How do you calculate how many combinations there will be?

[GrandMasterK]

As a simple example. If I have a 4 balls, red, yellow, blue and green, and there are 4 places in which I could place these balls, lets say left, left middle, right middle and right. How do I figure out how many combinations of arrangements there could be? I thought it was multiplying the number of spots by how many different kinds of balls could be in one spot. However that gives me 16, and when I start doing it in my head I realize it's way more then that. If that's two hard to understand then, I want to see how many of these there are:

 

red, yellow, blue, green

 

yellow, blue, green, red

 

blue, green, red, yellow

 

etc etc

 

After that, how bout a bigger kicker, what if you could have the same color in more then one spot, but limited to those 4 colors?

[the tree]

[math]^{n}C_{k}[/math] gives the amount of ways that n items can be put into k places. It's worked out as [math]^{n}C_{k}=\frac{n!}{(n-k)!k!}[/math]

[RyanJ]

I believe the equation you are looking for is:

 

[math]\frac{n!}{(n - r)!r!}[/math]

 

Where n is the number of objects (In your case 4) and r is the number of objects to be chosen (4 again)

 

Substitute the values and you'll have an answer

 

Cheers,

 

Ryan Jones

[Rasori]

I don't see how that works out. From this example, you'd end up with 4! (or 24) over 4! (because (4-4)! = 0! = 1) * 4!

 

That would be 24 / 24 = 1, no? And there isn't 1 possibility here. I'm probably doing the problem wrong, though, because I don't deal with factorials often yet. Can someone tell me what's up?

[RyanJ]

I don't see how that works out. From this example' date=' you'd end up with 4! (or 24) over 4! (because (4-4)! = 0! = 1) * 4!

 

That would be 24 / 24 = 1, no? And there isn't 1 possibility here. I'm probably doing the problem wrong, though, because I don't deal with factorials often yet. Can someone tell me what's up?[/quote']

 

Maybe it should have been the permitation formula and not the combination formula.

 

[math]

\frac{n!}{(n - r)!}

[/math]

 

http://en.wikipedia.org/wiki/Combinations_and_permutations

 

Cheers,

 

Ryan Jones

[Rasori]

That would make it 24... let's work this out.
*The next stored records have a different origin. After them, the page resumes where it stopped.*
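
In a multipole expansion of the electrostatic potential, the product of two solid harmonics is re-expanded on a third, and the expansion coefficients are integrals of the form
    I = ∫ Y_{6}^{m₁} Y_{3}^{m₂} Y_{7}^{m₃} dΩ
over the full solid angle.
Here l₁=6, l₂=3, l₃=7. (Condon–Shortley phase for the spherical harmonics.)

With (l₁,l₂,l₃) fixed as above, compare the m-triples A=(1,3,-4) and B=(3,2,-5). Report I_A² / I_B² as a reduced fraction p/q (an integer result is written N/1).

Same 6,3,7: normalisation and zero-m 3j drop out of the ratio.
A: Δ: 2! 10! 4! / 17! → 1/2042040; sum: t=2:+1/1451520 = 1/1451520; 3j²(6 3 7; 1 3 -4) = Δ·Π!·Σ² = 75/3094  (sign -1)
B: Δ: 2! 10! 4! / 17! → 1/2042040; sum: t=1:−1/1935360 t=2:+1/4354560 = -1/3483648; 3j²(6 3 7; 3 2 -5) = Δ·Π!·Σ² = 125/12376  (sign -1)
I_A²/I_B² = (75/3094)/(125/12376) = 12/5

12/5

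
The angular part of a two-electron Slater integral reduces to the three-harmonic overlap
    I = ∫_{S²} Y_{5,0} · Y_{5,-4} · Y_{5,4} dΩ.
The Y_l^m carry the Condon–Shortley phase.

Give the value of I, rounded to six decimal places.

L=15 odd ⇒ parity kills the (l;000) factor ⇒ I = 0

0.000000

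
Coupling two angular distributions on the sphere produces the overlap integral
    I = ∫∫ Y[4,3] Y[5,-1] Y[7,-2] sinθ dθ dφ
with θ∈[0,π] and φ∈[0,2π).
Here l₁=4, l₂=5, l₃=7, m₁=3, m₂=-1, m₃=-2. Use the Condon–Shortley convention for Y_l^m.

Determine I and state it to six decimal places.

-0.162315

Rules hold: Σm=0, L=16 even, 1≤7≤9.
N = 9·11·15 = 1485
Δ = 2!·6!·8!/17! = 1/6126120
Racah Σ t=0..2: t=0:+1/69120 t=1:−1/20736 t=2:+1/69120 = -1/51840
⇒ 3j(4 5 7; 0 0 0)² = 280/21879, sgn +1
Racah Σ t=0..1: t=0:+1/138240 t=1:−1/518400 = 11/2073600
⇒ 3j(4 5 7; 3 -1 -2)² = 77/4420, sgn -1
4πI² = N·(3j₀)²·(3jₘ)² = 16170/48841
I = -1·√(0.331074/4π) = -0.16231468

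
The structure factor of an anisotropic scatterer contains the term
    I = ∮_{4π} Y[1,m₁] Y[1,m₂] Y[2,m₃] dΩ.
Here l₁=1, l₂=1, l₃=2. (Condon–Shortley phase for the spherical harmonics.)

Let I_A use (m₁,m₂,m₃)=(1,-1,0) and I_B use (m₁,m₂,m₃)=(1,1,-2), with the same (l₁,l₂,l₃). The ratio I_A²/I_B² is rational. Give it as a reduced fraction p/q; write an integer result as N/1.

1/6

Shared (l₁,l₂,l₃)=(1,1,2): N and (l;000)² cancel in I_A²/I_B².
A: Δ = 0!·2!·2!/5! = 1/30; Racah Σ t=0..0: t=0:+1/4 = 1/4; ⇒ 3j(1 1 2; 1 -1 0)² = 1/30, sgn +1
B: Δ = 0!·2!·2!/5! = 1/30; Racah Σ t=0..0: t=0:+1/4 = 1/4; ⇒ 3j(1 1 2; 1 1 -2)² = 1/5, sgn +1
I_A²/I_B² = (1/30)/(1/5) = 1/6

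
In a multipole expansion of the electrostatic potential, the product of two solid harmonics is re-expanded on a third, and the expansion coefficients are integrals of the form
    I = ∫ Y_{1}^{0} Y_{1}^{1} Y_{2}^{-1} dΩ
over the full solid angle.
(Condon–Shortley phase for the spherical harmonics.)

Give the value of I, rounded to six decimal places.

m-sum 0 ✓  L=4 even ✓  0≤2≤2 ✓
Π(2lᵢ+1) = 3×3×5 = 45
triangle coeff Δ(1,1,2) = 1/30
Σ_t [0,0]: t=0:+1/1 = 1/1
(3j)²=2/15 [(1 1 2; 0 0 0)], sign=+1
Σ_t [0,0]: t=0:+1/2 = 1/2
(3j)²=1/10 [(1 1 2; 0 1 -1)], sign=-1
⇒ 4πI² = 3/5
I = (-1)√(3/5/(4π)) = -0.21850969

-0.218510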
1. RYBG, 2. RYGB, 3. RBYG, 4. RBGY, 5. RGYB, 6. RGBY, 7. YRGB, 8. YRBG, 9. YGRB, 10. YGBR, 11. YBGR, 12. YBRG, 13. BRGY, 14. BRYG, 15. BGYR, 16. BGRY, 17. BYGR, 18. BYRG, 19. GRYB, 20. GRBY, 21. GYRB, 22. GYBR, 23. GBRY, 24. GBYR.

 

Yeah, that seems to work.

 

It works out to this (I asked my sister for this answer). If you can't repeat, it's number of possibilities for each slot, working it down. The equation works good, but if you can't remember equations well (she can't), it's number of possibilities (n) * (n-1) * (n-2) and so on, where the first term is for the first slot, and the second (n-1) is the second slot, continuing down the line.

 

If it can be repeated, it's just n^x where ^x is the number of slots.

 

Edit: My first answer for repeatable situations was completely wrong.

[Tartaglia]

nCr is the number of ways of choosing r objects from n objects when the order doesn't matter

nPr is the number of ways of choosing r objects from n when the order matters

If you choose 4 from 4 and the order matters then 4P4 will work but it is not an efficient way of thinking about this problem. The answer is of course just 4! = 24

[GrandMasterK]

What does the ! in the equation mean?

 

Anyway I'm not seeing how that equation works. n and r are the same so my answer on the bottom always subtracts itself to 0, making it 4 over 0 which =0, help me out here.

[Tartaglia]

! means factorial

 

ie 4! = 4*3*2*1

 

This problem has been unnecessarily complicated. The number of ways of arranging n different objects in n boxes is just n!